No subtítulo subsequente, “As histórias locais do pensamento liminar”, Mignolo explica que histórias locais não são histórias dos colonizados, ponderando que se deve atentar para os projetos globais que são fermentados nas histórias locais dos países metropolitanos que por sua vez são encenados de formas distintas em locais particulares. De acordo com o autor, a partir do final do século XX torna-se tarefa mais difícil a identificação de projetos globais em países específicos, em decorrência da globalização do mundo e da relação conflituosa entre empresas transnacionais e Estados. Para Mignolo, o conceito de pensamento liminar não é definitivo – o que qualificaria uma contradição em termos –, mas que do seu ponto de vista ele emerge das histórias locais dos legados espanhois na América. A partir daqui, ele passa a dialogar com o filósofo marroquino Abdelkebir Khatibi, que faz uma dupla crítica aos fundamentalismos ocidentais e islâmicos e defende uma forma de pensar através de duas tradições e através de nenhuma, simultaneamente. É essa a ideia de um pensamento liminar. Liminar significa algo situado num limite e que se encontra num lugar de passagem. É e não é ao mesmo tempo. Assim, esse “outro pensamento” ancorado num pensamento liminar vai de encontro com uma dialética hegeliana que considera o curso da história como algo progressivo. Assim, um “outro pensamento” encaminha as reflexões a partir da consideração das histórias locais e suas diferentes relações com o poder.

Mignolo segue dialogando com Khatibi, frisando que o filósofo fez duras e necessárias críticas ao intelectuais marroquinos do período de descolonização, questionando- se em que medida apenas importou-se um pensamento europeu e criou-se uma mistura que em nada se diferenciava de um pensamento dicotomizante e simplista de teorias marxistas e teologias árabes. Nessa forma de pensar não se configura uma dupla crítica, tampouco um pensamento liminar.

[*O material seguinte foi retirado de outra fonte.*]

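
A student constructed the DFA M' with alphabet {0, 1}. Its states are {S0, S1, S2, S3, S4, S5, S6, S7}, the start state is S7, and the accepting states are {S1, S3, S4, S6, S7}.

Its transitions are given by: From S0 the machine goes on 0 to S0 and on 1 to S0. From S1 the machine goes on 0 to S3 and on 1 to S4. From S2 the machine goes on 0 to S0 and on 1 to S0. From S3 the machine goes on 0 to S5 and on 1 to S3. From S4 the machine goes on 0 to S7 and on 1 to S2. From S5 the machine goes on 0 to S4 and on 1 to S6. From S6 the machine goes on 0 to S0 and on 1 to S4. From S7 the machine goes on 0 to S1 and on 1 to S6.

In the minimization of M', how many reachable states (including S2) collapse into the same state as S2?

2

All states are reachable from the start state.
Start with accepting vs non-accepting: {S1,S3,S4,S6,S7} | {S0,S2,S5}.
On input 0, block {S1,S3,S4,S6,S7} splits into {S1,S4,S7} and {S3,S6}.
Refine {S1,S4,S7} on symbol 0: members go to different blocks, giving {S4,S7} and {S1}.
On input 0, block {S4,S7} splits into {S4} and {S7}.
Split {S0,S2,S5} by δ(·,0) → {S0,S2} and {S5}.
Refine {S3,S6} on symbol 0: members go to different blocks, giving {S3} and {S6}.
No further refinement is possible. Final partition (7 blocks): {S4} | {S0,S2} | {S3} | {S1} | {S7} | {S5} | {S6}.
State S2 belongs to the block {S0,S2}, which has 2 states.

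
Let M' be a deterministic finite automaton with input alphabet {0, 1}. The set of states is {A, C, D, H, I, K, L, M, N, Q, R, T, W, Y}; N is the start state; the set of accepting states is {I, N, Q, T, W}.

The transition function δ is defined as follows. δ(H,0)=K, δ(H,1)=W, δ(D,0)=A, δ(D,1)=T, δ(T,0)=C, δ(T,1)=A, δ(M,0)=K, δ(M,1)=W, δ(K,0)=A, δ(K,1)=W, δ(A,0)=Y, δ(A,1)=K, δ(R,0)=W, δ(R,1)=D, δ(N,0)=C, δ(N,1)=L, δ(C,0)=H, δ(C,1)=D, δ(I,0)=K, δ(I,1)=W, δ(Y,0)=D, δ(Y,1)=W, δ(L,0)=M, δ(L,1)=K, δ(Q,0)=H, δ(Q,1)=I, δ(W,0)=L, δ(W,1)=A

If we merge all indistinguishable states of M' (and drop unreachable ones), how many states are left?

First remove the unreachable states {I,Q,R}; 11 states remain.
Start with accepting vs non-accepting: {N,T,W} | {A,C,D,H,K,L,M,Y}.
On input 1, block {A,C,D,H,K,L,M,Y} splits into {D,H,K,M,Y} and {A,C,L}.
Refine {D,H,K,M,Y} on symbol 0: members go to different blocks, giving {H,M,Y} and {D,K}.
No further refinement is possible. Final partition (4 blocks): {N,T,W} | {H,M,Y} | {A,C,L} | {D,K}.

4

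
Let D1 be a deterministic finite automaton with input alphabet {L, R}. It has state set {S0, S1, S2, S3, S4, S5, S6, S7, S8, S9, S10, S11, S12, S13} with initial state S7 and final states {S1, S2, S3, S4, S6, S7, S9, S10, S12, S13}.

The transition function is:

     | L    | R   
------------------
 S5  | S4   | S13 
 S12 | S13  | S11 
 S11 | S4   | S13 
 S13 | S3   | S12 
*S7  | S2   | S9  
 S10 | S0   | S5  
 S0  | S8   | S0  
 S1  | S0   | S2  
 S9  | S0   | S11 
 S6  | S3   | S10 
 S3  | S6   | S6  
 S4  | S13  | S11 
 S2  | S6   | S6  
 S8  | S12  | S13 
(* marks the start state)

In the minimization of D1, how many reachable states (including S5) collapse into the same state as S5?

Reachable states from the start: {S0,S2,S3,S4,S5,S6,S7,S8,S9,S10,S11,S12,S13}. Unreachable: {S1} — drop them.
Initial partition by acceptance: {S2,S3,S4,S6,S7,S9,S10,S12,S13} | {S0,S5,S8,S11}.
Refine {S2,S3,S4,S6,S7,S9,S10,S12,S13} on symbol L: members go to different blocks, giving {S2,S3,S4,S6,S7,S12,S13} and {S9,S10}.
On input R, block {S2,S3,S4,S6,S7,S12,S13} splits into {S2,S3,S13} and {S4,S12} and {S6,S7}.
Refine {S2,S3,S13} on symbol L: members go to different blocks, giving {S2,S3} and {S13}.
Refine {S0,S5,S8,S11} on symbol L: members go to different blocks, giving {S5,S8,S11} and {S0}.
The partition is now stable with 7 blocks: {S2,S3} | {S5,S8,S11} | {S9,S10} | {S4,S12} | {S6,S7} | {S13} | {S0}.
The equivalence class containing S5 is {S5,S8,S11}, of size 3.

3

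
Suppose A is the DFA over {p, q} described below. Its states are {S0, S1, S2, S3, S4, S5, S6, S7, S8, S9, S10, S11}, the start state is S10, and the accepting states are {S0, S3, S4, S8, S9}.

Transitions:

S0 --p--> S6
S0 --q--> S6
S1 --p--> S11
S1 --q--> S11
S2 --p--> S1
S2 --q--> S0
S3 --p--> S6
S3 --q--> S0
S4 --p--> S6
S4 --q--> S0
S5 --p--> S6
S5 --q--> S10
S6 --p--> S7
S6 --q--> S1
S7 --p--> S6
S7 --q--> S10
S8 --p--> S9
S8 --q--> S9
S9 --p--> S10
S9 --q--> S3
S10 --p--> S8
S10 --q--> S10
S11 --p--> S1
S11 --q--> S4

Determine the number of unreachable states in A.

No path from S10 leads to S2, S5; the other 10 states are all reachable.

2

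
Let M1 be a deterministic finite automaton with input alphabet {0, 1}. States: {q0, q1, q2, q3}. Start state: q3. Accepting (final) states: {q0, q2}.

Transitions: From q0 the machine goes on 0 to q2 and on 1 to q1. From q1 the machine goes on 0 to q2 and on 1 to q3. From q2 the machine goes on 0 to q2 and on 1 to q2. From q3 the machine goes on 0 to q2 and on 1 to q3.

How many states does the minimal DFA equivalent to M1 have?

2

States {q0,q1} cannot be reached from the start state, so discard them.
P0 = {q2} | {q3}.
No further refinement is possible. Final partition (2 blocks): {q2} | {q3}.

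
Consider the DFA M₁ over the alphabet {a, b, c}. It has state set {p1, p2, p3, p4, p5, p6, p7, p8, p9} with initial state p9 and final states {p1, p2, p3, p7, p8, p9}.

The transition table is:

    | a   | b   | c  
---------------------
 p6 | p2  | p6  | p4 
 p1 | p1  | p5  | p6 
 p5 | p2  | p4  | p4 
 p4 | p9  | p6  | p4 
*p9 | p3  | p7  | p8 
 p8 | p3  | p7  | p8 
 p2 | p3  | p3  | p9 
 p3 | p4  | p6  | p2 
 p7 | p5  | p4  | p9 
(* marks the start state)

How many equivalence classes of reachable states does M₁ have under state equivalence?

States {p1} cannot be reached from the start state, so discard them.
Start with accepting vs non-accepting: {p2,p3,p7,p8,p9} | {p4,p5,p6}.
Split {p2,p3,p7,p8,p9} by δ(·,a) → {p2,p8,p9} and {p3,p7}.
The partition is now stable with 3 blocks: {p2,p8,p9} | {p4,p5,p6} | {p3,p7}.

3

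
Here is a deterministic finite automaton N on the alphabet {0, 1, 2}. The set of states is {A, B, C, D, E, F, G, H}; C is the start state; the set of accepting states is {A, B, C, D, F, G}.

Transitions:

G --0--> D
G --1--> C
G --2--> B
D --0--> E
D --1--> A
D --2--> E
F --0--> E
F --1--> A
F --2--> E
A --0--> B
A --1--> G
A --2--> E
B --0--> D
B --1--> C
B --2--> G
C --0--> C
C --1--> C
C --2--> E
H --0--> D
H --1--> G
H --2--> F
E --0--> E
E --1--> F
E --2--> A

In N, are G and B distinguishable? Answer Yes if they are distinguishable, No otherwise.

First remove the unreachable states {H}; 7 states remain.
Start with accepting vs non-accepting: {A,B,C,D,F,G} | {E}.
Split {A,B,C,D,F,G} by δ(·,0) → {A,B,C,G} and {D,F}.
Refine {A,B,C,G} on symbol 0: members go to different blocks, giving {A,C} and {B,G}.
On input 0, block {A,C} splits into {A} and {C}.
The partition is now stable with 5 blocks: {A} | {E} | {D,F} | {B,G} | {C}.
G and B lie in the same block of the stable partition, so they are equivalent — no string distinguishes them.

No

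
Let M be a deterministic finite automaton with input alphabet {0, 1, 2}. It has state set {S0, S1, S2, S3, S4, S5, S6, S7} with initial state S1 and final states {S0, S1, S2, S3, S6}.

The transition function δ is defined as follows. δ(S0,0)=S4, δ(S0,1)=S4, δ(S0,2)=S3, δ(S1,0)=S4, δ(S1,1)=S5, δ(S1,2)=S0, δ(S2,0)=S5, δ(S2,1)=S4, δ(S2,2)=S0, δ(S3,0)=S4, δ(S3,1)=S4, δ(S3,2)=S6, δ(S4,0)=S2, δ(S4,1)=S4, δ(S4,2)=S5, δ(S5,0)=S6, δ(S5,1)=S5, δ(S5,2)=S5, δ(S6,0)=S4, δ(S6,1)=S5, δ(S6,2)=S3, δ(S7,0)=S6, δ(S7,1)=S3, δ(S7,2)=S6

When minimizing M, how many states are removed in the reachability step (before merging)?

1

No path from S1 leads to S7; the other 7 states are all reachable.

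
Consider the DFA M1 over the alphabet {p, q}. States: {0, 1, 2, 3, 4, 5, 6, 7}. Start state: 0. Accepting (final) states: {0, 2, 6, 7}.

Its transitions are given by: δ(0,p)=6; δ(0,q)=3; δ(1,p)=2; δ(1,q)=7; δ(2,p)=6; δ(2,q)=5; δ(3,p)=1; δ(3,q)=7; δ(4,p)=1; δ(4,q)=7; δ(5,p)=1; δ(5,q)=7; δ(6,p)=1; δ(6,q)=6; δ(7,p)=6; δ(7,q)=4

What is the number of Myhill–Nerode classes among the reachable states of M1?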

Em termos epistemológicos, o potencial do pensamento liminar, segundo Mignolo, é a possibilidade de ir além da limitação de concepções modernas de razão e racionalidade. Já em termos éticos, o potencial se dá na medida em que um “outro pensamento” não é pautado em suas próprias limitações e não objetiva dominar nem menosprezar conhecimentos outros, portanto, não é etnocida. Para o filósofo argentino Enrique Dussel, o “mito da modernidade” e a razão moderna hierarquizaram conhecimentos e colocaram-se acima de todos eles a partir de atos genocidas. Aqui, Dussel pontua a contradição inerente da modernidade que racionalizou um pressuposto emancipatório na mesma medida em que o mito irracional da modernidade tenta encontrar justificativas para genocídios. Aqui cabe fazer uma relação com outro texto, “O entre-lugar das culturas”, em que Homi Bhabha critica o discurso liberal do multiculturalismo e a fragilidade de seus discursos de “tolerância”.

No caso de Khatibi, sua dupla crítica aos pensamentos ocidentais e islâmicos parte de um locus geoistórico de enunciação, que é a região do Maghreb. Diferentemente da ideia de nação, um locus geoistórico se configura como um lugar de passagem epistemológico. Particularmente a região em questão, ela é literalmente uma região de passagem, pois localiza-se entre o ocidente, o oriente e o continente africano. Esses lugares, segundo Mignolo, não devem ser considerados como “área a ser estudada”, mas sim como uma diferença que não pode ser narrada a partir de pressupostos da filosofia positivista. Nesse sentido, é necessário estar atento as pluralidades e historicidades das diferenças.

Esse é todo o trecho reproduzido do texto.